Teknik açıdan da bir özrü bulunmayan filmin, görsel efektlerinden ayrıca bahsetmek gerek. Çünkü filmin adeta yardımcı oyuncusu haline gelen aynalar, bu özelliğini görsel efektlerin gücünden alıyor. Film, kaliteli makyajının ve nerede ne hissetmemiz gerektiğinin habercisi olan müziklerinin de itici gücüyle koltuğunuzdan sık sık sıçramanıza yol açıyor. Gerçi filmin korku öğesi olan aynalarının da bu durumun sıklığına katkısı yadsınamaz. Çünkü sadece aynalar değil, filmin içinde yansıma yapan her nesne büyük bir tehlike arz ediyor. Pencere camları, su, arabanın dikiz aynası, kapı kolları... Böylece her sahneden bir sürpriz bekler hale geliyorsunuz.
Film aynalardaki yanılsamalar üzerinden gerçeklik kavramını da sorgulamaktan geri kalmıyor. Ayna vasıtasıyla gerçeklik algımızla oynayan film, aynanın hangi yüzüne inanmamız gerektiğini yargılayıp görsel aldatmacalarla korku gücünü destekliyor. Bir yerden sonra gördüğümüz her yansımanın bize ve karakterlere oyun oynadığını düşünür hale geliyoruz.
Filmin tek handikabı sonlarına doğru aynanın lanetinin bağlandığı yer olsa gerek. Son derece baştan savma ve gerçeklik payının en alt seviyeye indiği bu bölümleri, özellikle de doğaüstü varlıkla girişilen mücadeleyi sanki başka bir yönetmen çekmiş dedirtiyor. Tüm filmi götüren görsel efektler bile bu sahneleri kurtarmaya yetmiyor. Ancak hemen ardından gelen filmin adına yaraşır son derece estetik finali bu durumun imdadına yetişiyor.
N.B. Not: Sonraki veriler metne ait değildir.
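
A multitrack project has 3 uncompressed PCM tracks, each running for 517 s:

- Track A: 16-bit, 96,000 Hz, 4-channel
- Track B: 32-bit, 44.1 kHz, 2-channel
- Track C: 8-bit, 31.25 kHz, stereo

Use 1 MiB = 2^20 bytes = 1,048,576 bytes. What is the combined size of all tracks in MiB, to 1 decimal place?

583.4 MiB

Track A: 96,000 × 517 × 2 × 4 = 397,056,000 bytes.
Track B: 44,100 × 517 × 4 × 2 = 182,397,600 bytes.
Track C: 31,250 × 517 × 1 × 2 = 32,312,500 bytes.
Total = 611,766,100 bytes = 583.4 MiB.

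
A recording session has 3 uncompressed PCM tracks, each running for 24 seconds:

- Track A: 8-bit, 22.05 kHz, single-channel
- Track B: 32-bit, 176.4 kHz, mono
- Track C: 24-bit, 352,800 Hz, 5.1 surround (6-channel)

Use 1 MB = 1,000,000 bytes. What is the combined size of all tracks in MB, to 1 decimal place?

169.9 MB

Track A: 22,050 × 24 × 1 × 1 = 529,200 bytes.
Track B: 176,400 × 24 × 4 × 1 = 16,934,400 bytes.
Track C: 352,800 × 24 × 3 × 6 = 152,409,600 bytes.
Total = 169,873,200 bytes = 169.9 MB.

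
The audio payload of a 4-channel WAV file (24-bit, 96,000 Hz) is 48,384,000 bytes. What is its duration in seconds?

Byte rate = 96,000 × 3 × 4 = 1,152,000 bytes/s.
Duration = 48,384,000 / 1,152,000 = 42 s.

42 seconds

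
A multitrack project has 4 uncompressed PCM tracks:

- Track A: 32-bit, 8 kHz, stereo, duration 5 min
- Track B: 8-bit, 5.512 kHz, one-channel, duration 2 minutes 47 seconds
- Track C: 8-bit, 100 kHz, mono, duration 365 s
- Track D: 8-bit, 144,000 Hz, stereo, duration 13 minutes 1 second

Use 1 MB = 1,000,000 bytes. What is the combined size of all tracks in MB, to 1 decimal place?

281.5 MB

Track A: 5 min = 300 s; 8,000 × 300 × 4 × 2 = 19,200,000 bytes.
Track B: 2 minutes 47 seconds = 167 s; 5,512 × 167 × 1 × 1 = 920,504 bytes.
Track C: 100,000 × 365 × 1 × 1 = 36,500,000 bytes.
Track D: 13 minutes 1 second = 781 s; 144,000 × 781 × 1 × 2 = 224,928,000 bytes.
Total = 281,548,504 bytes = 281.5 MB.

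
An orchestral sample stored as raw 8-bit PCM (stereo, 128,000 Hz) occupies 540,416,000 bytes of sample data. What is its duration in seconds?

Byte rate = 128,000 × 1 × 2 = 256,000 bytes/s.
Duration = 540,416,000 / 256,000 = 2,111 s.

2,111 seconds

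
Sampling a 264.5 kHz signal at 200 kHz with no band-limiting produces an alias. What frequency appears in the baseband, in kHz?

Nyquist = 200,000/2 = 100,000 Hz; 264,500 Hz exceeds it.
Alias = |264,500 − 1×200,000| = |264,500 − 200,000| = 64,500 Hz = 64.5 kHz.

64.5 kHz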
Oyuncu seçimine de bakarsak Kiefer Sutherland'in çaresiz ve köşeye sıkışmış Ben Carson karakterinin hakkını fazlasıyla verdiğini görüyoruz. Ben Carson'un cesur eşi rolündeki Deja Vu'nun güzeli Paula Patton için ise yeni bir Latin yıldız doğuyor dersek sanırım abartmış olmayız. Ben'in kızkardeşi rolündeki Amy Smart'a gelince, filmde neden rol aldığını bile anlamış değilim.
Sonuç olarak; kötü bir yönetmenin elinde klişe bir korku filminden öteye gidemeyecek olan film, Alexandre Aja'nın bu türe olan maharetli bakış açısıyla kendine özgü bir tarz kazanmış. Uzun bir süre sizleri aynalara küstüreceğinden emin olduğum film, türünün hayranlarını da kesinlikle tatmin edecektir.